Applications: CRM, marketing decisions, e-commerce
Where RFM really earns its keep is in marketing budget allocation. Champions (555, 554, 545) are worth VIP perks and upsell, since they'll convert on almost any offer. The Loyal group (455, 454) is your audience for cross-sell and referral programs. At Risk customers (high F and M but low R) call for win-back campaigns, maybe a discount or a personalized email. New customers (5-low-low) want a proper onboarding flow. As for the Lost bucket (111, 112), pouring more money in usually doesn't pay off, because the ROI runs negative. You'll see this in e-commerce, retail, SaaS churn analysis, really anywhere people buy more than once. HubSpot, Klaviyo and Salesforce all ship RFM segmentation out of the box.
FAQ
Why quintiles instead of fixed thresholds? Quintiles move with your customer base. The top 20% by spend is always the top 20%, no matter the size of the business or the time of year. A fixed cutoff (say, R$ 1,000 = high) falls apart the moment the market shifts.

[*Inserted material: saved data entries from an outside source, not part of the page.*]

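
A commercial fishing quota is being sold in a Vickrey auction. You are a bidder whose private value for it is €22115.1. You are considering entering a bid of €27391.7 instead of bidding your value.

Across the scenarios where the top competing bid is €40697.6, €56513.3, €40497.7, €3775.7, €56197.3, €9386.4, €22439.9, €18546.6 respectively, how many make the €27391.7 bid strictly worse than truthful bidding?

The deviation hurts exactly when the highest competing bid lies strictly between €22115.1 and €27391.7 — overbidding then wins at a price above your value.
€40697.6: above both → same outcome either way.
€56513.3: above both → same outcome either way.
€40497.7: above both → same outcome either way.
€3775.7: below both → same outcome either way.
€56197.3: above both → same outcome either way.
€9386.4: below both → same outcome either way.
€22439.9: inside the interval → strictly worse (loss €324.8).
€18546.6: below both → same outcome either way.
Count: 1.

1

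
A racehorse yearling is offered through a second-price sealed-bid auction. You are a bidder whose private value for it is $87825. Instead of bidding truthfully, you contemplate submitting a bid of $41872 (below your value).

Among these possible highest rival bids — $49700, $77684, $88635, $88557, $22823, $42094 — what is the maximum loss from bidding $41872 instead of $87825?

$49700: truthful gives $38125, deviation gives $0 → loss $38125.
$77684: truthful gives $10141, deviation gives $0 → loss $10141.
$88635: same outcome either way → loss $0.
$88557: same outcome either way → loss $0.
$22823: same outcome either way → loss $0.
$42094: truthful gives $45731, deviation gives $0 → loss $45731.
Maximum loss: $45731.

$45731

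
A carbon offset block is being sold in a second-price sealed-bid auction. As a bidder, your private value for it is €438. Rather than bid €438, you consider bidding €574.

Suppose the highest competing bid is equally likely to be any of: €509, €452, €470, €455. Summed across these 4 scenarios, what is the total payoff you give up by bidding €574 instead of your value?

€134

The deviation costs you only when the competing bid falls strictly between €438 and €574; elsewhere both bids give the same outcome.
€509: truthful payoff €0, deviation payoff −€71 → loss €71.
€452: truthful payoff €0, deviation payoff −€14 → loss €14.
€470: truthful payoff €0, deviation payoff −€32 → loss €32.
€455: truthful payoff €0, deviation payoff −€17 → loss €17.
Total loss = €71 + €14 + €32 + €17 = €134.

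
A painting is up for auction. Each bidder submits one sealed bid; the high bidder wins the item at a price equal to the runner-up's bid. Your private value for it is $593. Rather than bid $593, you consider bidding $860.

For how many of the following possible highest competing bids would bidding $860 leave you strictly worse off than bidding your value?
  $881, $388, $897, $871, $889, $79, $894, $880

0

The deviation hurts exactly when the highest competing bid lies strictly between $593 and $860 — overbidding then wins at a price above your value.
$881: above both → same outcome either way.
$388: below both → same outcome either way.
$897: above both → same outcome either way.
$871: above both → same outcome either way.
$889: above both → same outcome either way.
$79: below both → same outcome either way.
$894: above both → same outcome either way.
$880: above both → same outcome either way.
Count: 0.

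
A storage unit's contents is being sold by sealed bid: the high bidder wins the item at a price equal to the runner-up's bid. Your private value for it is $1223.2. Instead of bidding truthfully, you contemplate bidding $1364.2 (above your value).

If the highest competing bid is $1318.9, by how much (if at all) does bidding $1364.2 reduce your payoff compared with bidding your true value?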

Which dimension matters most? Most of the time it's Recency. A customer who hasn't bought in a year probably won't convert, however much they once spent. Some businesses weight things differently, though; in subscriptions, for instance, Frequency tends to dominate.
Does RFM work for B2B? It does, with a couple of tweaks. The windows get longer (Recency in months or quarters rather than days), and Monetary often becomes margin or contract value instead of raw spend.
RFM vs. cohort analysis? Think of RFM as a snapshot of who your customers are right now, while cohort analysis follows how groups evolve over time. You'd use them together, not one in place of the other.